Despite modern sanitation and hygiene, gastrointestinal infections continue to be a significant health problem in the United States and represent a tremendous economic burden in terms of loss of work. One of the crucial steps of Salmonella pathogenicity is the establishment of colonization in the gut. While the host eventually clears the infection with Salmonella, initial host responses benefit the growth of Salmonella. Similarly, also some commensal bacteria promote Salmonella intestinal colonization. These resident bacteria liberate for example otherwise inaccessible carbon sources. However, previous studies focused exclusively on the role of commensal bacteria during Salmonella pathogenesis and did not address the role of another important group of microorganisms that resides in the gut: commensal intestinal fungi. In recent years, this under-studied component of the microbiota has been implicated in a variety of diseases including Inflammatory Bowel Disease. However, the role of commensal fungi during pathogenesis of gut pathogens like Salmonella is unknown. This is despite the fact that Salmonella encodes genes that make an interaction with commensal gut fungi highly likely. In this regard, Salmonella produces three receptors for fungal and bacterial siderophores (so-called xenosiderophores). Siderophores are small molecules that are secreted by fungi and bacteria for iron acquisition in low iron environments like the inflamed gut. Our preliminary data show that expression of two fungal siderophore receptors confers a growth advantage to Salmonella in conventionally raised but not in germ-free mice. Furthermore, chitinases produced by Salmonella could weaken the chitin-containing fungal cell wall to enable Salmonella to acquire fungal nutrients including intracellularly stored siderophores. We therefore hypothesize that Salmonella acquires xenosiderophores and accesses fungal nutrients with the help of chitinases to increase colonization in the gut. We plan to investigate in Aim 1 how fungal xenosiderophores promote Salmonella colonization in the gastrointestinal tract by depletion or addition of fungi. We will sequence the fungal microbiota to identify siderophore-producing fungi. We will also determine the growth promoting effect of the third xenosiderophore receptor, which binds a bacterial siderophore.

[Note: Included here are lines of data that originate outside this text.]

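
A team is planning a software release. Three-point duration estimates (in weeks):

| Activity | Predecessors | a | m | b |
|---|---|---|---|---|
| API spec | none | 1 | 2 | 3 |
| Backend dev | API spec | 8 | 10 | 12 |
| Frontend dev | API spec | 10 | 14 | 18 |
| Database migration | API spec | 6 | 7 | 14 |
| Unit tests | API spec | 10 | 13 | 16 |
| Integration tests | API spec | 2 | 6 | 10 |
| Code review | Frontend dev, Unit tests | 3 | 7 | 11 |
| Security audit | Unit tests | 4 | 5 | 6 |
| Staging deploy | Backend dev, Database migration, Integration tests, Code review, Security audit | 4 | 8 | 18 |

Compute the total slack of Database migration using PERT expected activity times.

13 weeks

te_API spec = (1 + 4·2 + 3)/6 = 12/6 = 2
te_Backend dev = (8 + 4·10 + 12)/6 = 60/6 = 10
te_Frontend dev = (10 + 4·14 + 18)/6 = 84/6 = 14
te_Database migration = (6 + 4·7 + 14)/6 = 48/6 = 8
te_Unit tests = (10 + 4·13 + 16)/6 = 78/6 = 13
te_Integration tests = (2 + 4·6 + 10)/6 = 36/6 = 6
te_Code review = (3 + 4·7 + 11)/6 = 42/6 = 7
te_Security audit = (4 + 4·5 + 6)/6 = 30/6 = 5
te_Staging deploy = (4 + 4·8 + 18)/6 = 54/6 = 9

Forward pass:
ES_API spec = 0; EF_API spec = 2
ES_Backend dev = 2; EF_Backend dev = 2+10 = 12
ES_Frontend dev = 2; EF_Frontend dev = 2+14 = 16
ES_Database migration = 2; EF_Database migration = 2+8 = 10
ES_Unit tests = 2; EF_Unit tests = 2+13 = 15
ES_Integration tests = 2; EF_Integration tests = 2+6 = 8
ES_Code review = max(EF_Frontend dev=16, EF_Unit tests=15) = 16; EF_Code review = 16+7 = 23
ES_Security audit = 15; EF_Security audit = 15+5 = 20
ES_Staging deploy = max(EF_Backend dev=12, EF_Database migration=10, EF_Integration tests=8, EF_Code review=23, EF_Security audit=20) = 23; EF_Staging deploy = 23+9 = 32
Expected project duration μ = 32 weeks. Critical path: API spec → Frontend dev → Code review → Staging deploy.

Backward pass:
LF_Staging deploy = 32; LS_Staging deploy = 32−9 = 23
LF_Security audit = LS_Staging deploy = 23; LS_Security audit = 23−5 = 18
LF_Code review = LS_Staging deploy = 23; LS_Code review = 23−7 = 16
LF_Integration tests = LS_Staging deploy = 23; LS_Integration tests = 23−6 = 17
LF_Unit tests = min(LS_Code review=16, LS_Security audit=18) = 16; LS_Unit tests = 16−13 = 3
LF_Database migration = LS_Staging deploy = 23; LS_Database migration = 23−8 = 15
LF_Frontend dev = LS_Code review = 16; LS_Frontend dev = 16−14 = 2
LF_Backend dev = LS_Staging deploy = 23; LS_Backend dev = 23−10 = 13
LF_API spec = min(LS_Backend dev=13, LS_Frontend dev=2, LS_Database migration=15, LS_Unit tests=3, LS_Integration tests=17) = 2; LS_API spec = 2−2 = 0
Slack_Database migration = LS_Database migration − ES_Database migration = 15 − 2 = 13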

In Aim 2, we propose to study how members of the microbiota compete with Salmonella for xenosiderophores. For this, we will reduce the complexity of the microbiota. Germ-free mice allow for specific colonization with producers and competitors for fungal siderophores. We will test if common fungal and bacterial commensals that do not produce siderophores like Candida, Saccharomyces, and Bacteroides compete with Salmonella for xenosiderophores.

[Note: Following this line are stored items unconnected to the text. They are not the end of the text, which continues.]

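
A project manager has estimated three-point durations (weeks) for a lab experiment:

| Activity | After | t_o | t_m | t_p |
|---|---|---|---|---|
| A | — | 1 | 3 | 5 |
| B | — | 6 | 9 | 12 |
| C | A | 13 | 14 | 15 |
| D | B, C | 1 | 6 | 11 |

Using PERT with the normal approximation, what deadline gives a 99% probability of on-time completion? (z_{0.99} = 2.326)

27.2 weeks

te_A = (1 + 4·3 + 5)/6 = 18/6 = 3; σ²_A = ((5−1)/6)² = 0.444
te_B = (6 + 4·9 + 12)/6 = 54/6 = 9; σ²_B = ((12−6)/6)² = 1.000
te_C = (13 + 4·14 + 15)/6 = 84/6 = 14; σ²_C = ((15−13)/6)² = 0.111
te_D = (1 + 4·6 + 11)/6 = 36/6 = 6; σ²_D = ((11−1)/6)² = 2.778

Forward pass:
ES_A = 0; EF_A = 3
ES_B = 0; EF_B = 9
ES_C = 3; EF_C = 3+14 = 17
ES_D = max(EF_B=9, EF_C=17) = 17; EF_D = 17+6 = 23
Expected project duration μ = 23 weeks. Critical path: A → C → D.

Variance along critical path = 0.444 + 0.111 + 2.778 = 3.333; σ = 1.826 weeks.
D = μ + z·σ = 23 + 2.326·1.826 = 27.2 weeks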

In Aim 3, we will elucidate if Salmonella chitinases enhance Salmonella pathogenicity. We will test two different functions of chitinases: weakening the fungal cell wall to access fungal nutrients including intracellularly stored siderophores and degradation of mucin or glycans on epithelial cells. We expect that our approaches will enhance our understanding of the role of commensal fungi during infection with Salmonella. In a broader context, we expect our work will help to design treatments, i.e. effective competitors to intestinal pathogens.
The role of commensal intestinal fungi during Salmonella pathogenesis is unknown, even though Salmonella upregulates genes during infection that are likely involved in the interaction with fungi. We hypothesize that Salmonella acquires iron through fungal siderophores and weakens the fungal cell wall through secretion of chitinases to increase colonization in the gut. We expect our studies to shed light on the role of the under-studied fungal component of the microbiota and to help design better microbial competitors to Salmonella in the future.